Who is Abu Nidal?

Abu Nidal, the radical Palestinian guerrilla leader linked to last Friday's attacks at Rome and Vienna airports, is one of the world's most wanted guerrillas. A surviving gunmen in Rome told an investigating magistrate that he belonged to a Palestinian suicide squad linked to Abu Nidal which planned more attacks in Europe.
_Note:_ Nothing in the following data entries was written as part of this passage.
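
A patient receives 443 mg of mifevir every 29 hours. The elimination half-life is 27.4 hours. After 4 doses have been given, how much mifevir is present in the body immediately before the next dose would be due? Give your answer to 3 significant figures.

387 mg

The 4 doses were given 116, 87, 58, 29 hours ago.
Total = 443·(1/2)^(116/27.4) + 443·(1/2)^(87/27.4) + 443·(1/2)^(58/27.4) + 443·(1/2)^(29/27.4)
      = 23.549 + 49.043 + 102.14 + 212.71 ≈ 387.44 mg.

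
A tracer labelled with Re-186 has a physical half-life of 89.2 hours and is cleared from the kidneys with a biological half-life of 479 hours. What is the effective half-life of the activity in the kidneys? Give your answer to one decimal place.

75.2 hours

1/t_eff = 1/t_phys + 1/t_biol = 1/89.2 + 1/479 = 0.013298 per hour.
t_eff = 89.2 × 479 / (89.2 + 479) ≈ 75.197 hours.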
And a caller to a Spanish radio station also said Abu Nidal followers were responsible for the attacks.

Abu Nidal, whose real name is Sabri al-Banna (his nom de guerre means ``Father of the Struggle''), broke with Palestine Liberation Organization chairman Yasser Arafat's Al-Fatah guerrilla group in 1974 and formed the Fatah Revolutionary Council, based first in Baghdad and later in Syria.
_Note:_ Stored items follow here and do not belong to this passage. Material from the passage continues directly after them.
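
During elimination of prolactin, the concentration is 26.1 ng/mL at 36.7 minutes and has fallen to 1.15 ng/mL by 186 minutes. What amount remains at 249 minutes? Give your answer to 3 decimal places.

Over Δt = 186 − 36.7 = 149.3 minutes, the level fell by a factor of 26.1/1.15 ≈ 22.696.
n = log₂(22.696) ≈ 4.5043 half-lives, so t½ = 149.3/4.5043 ≈ 33.146 minutes.
From t = 186 to t = 249: 1.15 × (1/2)^((249−186)/33.146) ≈ 0.30799 ng/mL.

0.308 ng/mL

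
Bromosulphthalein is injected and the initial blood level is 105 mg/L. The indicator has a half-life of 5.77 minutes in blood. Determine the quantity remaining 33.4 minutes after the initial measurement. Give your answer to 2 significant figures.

1.9 mg/L

Number of half-lives: n = 33.4/5.77 ≈ 5.7886.
Remaining = 105 × (1/2)^5.7886 = 105 × 0.018091 ≈ 1.8996 mg/L.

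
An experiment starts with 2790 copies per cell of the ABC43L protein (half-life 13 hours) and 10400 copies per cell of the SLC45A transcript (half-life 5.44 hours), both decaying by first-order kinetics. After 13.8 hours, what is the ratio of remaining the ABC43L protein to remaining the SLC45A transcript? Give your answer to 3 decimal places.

ABC43L protein: 2790 × (1/2)^(13.8/13) = 2790 × (1/2)^1.0615 ≈ 1336.7 copies per cell.
SLC45A transcript: 10400 × (1/2)^(13.8/5.44) = 10400 × (1/2)^2.5368 ≈ 1792.2 copies per cell.
Ratio ≈ 1336.7 / 1792.2 ≈ 0.74586.

0.746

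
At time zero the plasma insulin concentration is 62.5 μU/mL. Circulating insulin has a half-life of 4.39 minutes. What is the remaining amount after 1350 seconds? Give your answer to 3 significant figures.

Convert the elapsed time: 1350 seconds = 22.5 minutes.
Number of half-lives: n = 22.5/4.39 ≈ 5.1253.
Remaining = 62.5 × (1/2)^5.1253 = 62.5 × 0.028651 ≈ 1.7907 μU/mL.

1.79 μU/mL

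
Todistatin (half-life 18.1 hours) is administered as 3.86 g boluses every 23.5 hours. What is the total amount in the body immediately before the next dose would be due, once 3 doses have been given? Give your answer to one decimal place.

2.5 g

The 3 doses were given 70.5, 47, 23.5 hours ago.
Total = 3.86·(1/2)^(70.5/18.1) + 3.86·(1/2)^(47/18.1) + 3.86·(1/2)^(23.5/18.1)
      = 0.25946 + 0.63813 + 1.5694 ≈ 2.467 g.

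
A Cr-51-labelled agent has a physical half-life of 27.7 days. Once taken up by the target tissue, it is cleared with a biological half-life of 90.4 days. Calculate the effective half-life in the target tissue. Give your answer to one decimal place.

1/t_eff = 1/t_phys + 1/t_biol = 1/27.7 + 1/90.4 = 0.047163 per day.
t_eff = 27.7 × 90.4 / (27.7 + 90.4) ≈ 21.203 days.

21.2 days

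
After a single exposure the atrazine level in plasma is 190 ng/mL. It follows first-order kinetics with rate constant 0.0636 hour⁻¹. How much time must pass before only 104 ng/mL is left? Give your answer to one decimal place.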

Now believed to be living in Libya, he has been accused of masterminding last month's hijack of an EgyptAir Boeing 727 to Malta in which 60 people died.

His group claimed responsibility for shooting the Israeli ambassador to London in 1982, which sparked Israel's invasion of Lebanon in June of that year.

He was the PLO's main representative in Baghdad until the PLO expelled him in 1974 and sentenced him to death for plotting to kill Mr. Arafat.

Firmly opposed to Arafat's shift toward seeking a negotiated Middle East settlement, Abu Nidal's guerrillas were blamed by European authorities for killing PLO representatives in London, Paris, Brussels, Madrid and Rome in the 1970s.